Sequence 7: Resolution
– The protagonist attains his goal, or meets a tragic end

Sequence 8: Tying Loose Ends
-We get a sense that the story continues after the film is over
– Side character’s stories are wrapped up.

this was incredibly useful information. i know, i know – we’re all tired of formula, right? well, i think we’re actually tired of genres more than formula. the formula is actually very well calculated based on human emotional expectations and hormonal timing. it’s the same thing i learned in photography and color & design – there are natural “hot spots” for us, focal points, tensions and resolutions that make us feel good when we experience them. if you go too far outside that, your audience will easily get confused or bored. if that’s what you’re going for then please go right ahead. but i think there are ways to learn to use the “rules” that people have figured out over long periods of time to your advantage, without necessarily pigeon holing your own work. so based on this outline i came up with my skeleton (this was the 3rd draft, the 1st two ended up telling totally different stories):

I. Dylan is an artist and single mom, working to make ends meet.
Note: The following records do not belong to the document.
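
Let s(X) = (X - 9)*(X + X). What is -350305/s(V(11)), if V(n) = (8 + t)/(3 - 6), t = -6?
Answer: -3152745/116 ≈ -27179.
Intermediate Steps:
V(n) = -2/3 (V(n) = (8 - 6)/(3 - 6) = 2/(-3) = 2*(-1/3) = -2/3)
s(X) = 2*X*(-9 + X) (s(X) = (-9 + X)*(2*X) = 2*X*(-9 + X))
-350305/s(V(11)) = -350305*(-3/(4*(-9 - 2/3))) = -350305/(2*(-2/3)*(-29/3)) = -350305/116/9 = -350305*9/116 = -3152745/116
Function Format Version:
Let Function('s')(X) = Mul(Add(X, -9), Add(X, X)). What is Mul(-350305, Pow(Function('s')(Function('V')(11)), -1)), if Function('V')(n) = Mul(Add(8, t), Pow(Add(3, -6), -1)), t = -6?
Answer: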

She has some stability in her life, but comes back to her creativity for grounding. She is controlled by her dark memories of childhood, and has an obsession with creating art that expresses that. She never talks about it.

II. She ends up obsessively creating artwork, and loses her job as a result. Lily, her daughter, isn’t happy, looks hurt, and Vera – her lover – is worried about them.

III. On her search for a new job, she meets Brady, a schizophrenic who seems charming on the outside. She is intrigued by him, but doesn’t know he’s insane. She doesn’t get the job because she is more interested in talking to Brady.

IV. Brady tells her he can get her hired, she believes him. He ends up taking her to an imaginary “office” and ends up revealing his insanity as well as a really dark past. She leaves, distraught that both the job she was promised and this person she was falling for turned out to be insanity.

V. She wallows around her house, not knowing how to get her life into stability. Lily reminds her of the importance of trusting in herself, and forgiving others.

VI. She goes to her parents to ask them for work/assistance, and is reminded of the mess her childhood was. Breaks down, runs away. Brady happens to be there to remind her that things aren’t really so bad. He doesn’t remember her, however, and it’s as though they are meeting for the first time.

VII. She decides to make money with her art, taking up an offer that she turned down before for fear of sharing her pain with the world.

VIII. Brady continues to be an uncertain but consistent presence in their lives in whatever capacity he can be. Sometimes he remembers them, sometimes not. But the love he has for her is always in his eyes, even if he thinks he’s seeing her for the first time.

i was really happy with it when i finally got it down. it was the story that had been swimming around in my head but i couldn’t quite get it organized until i had that outline to help. feedback greatly welcomed.

*i realize it’s probably dangerous to share my work this way while i’m writing it, without any copyright protection of any kind. but you know what, this is 2010. the internet works in magical ways, and i believe that freedom of information is more valuable than clutching your possessions at your breast. in my experience, when you let go of ego and of expectation that life starts to flow freely and throw you exactly what you need at the right moment.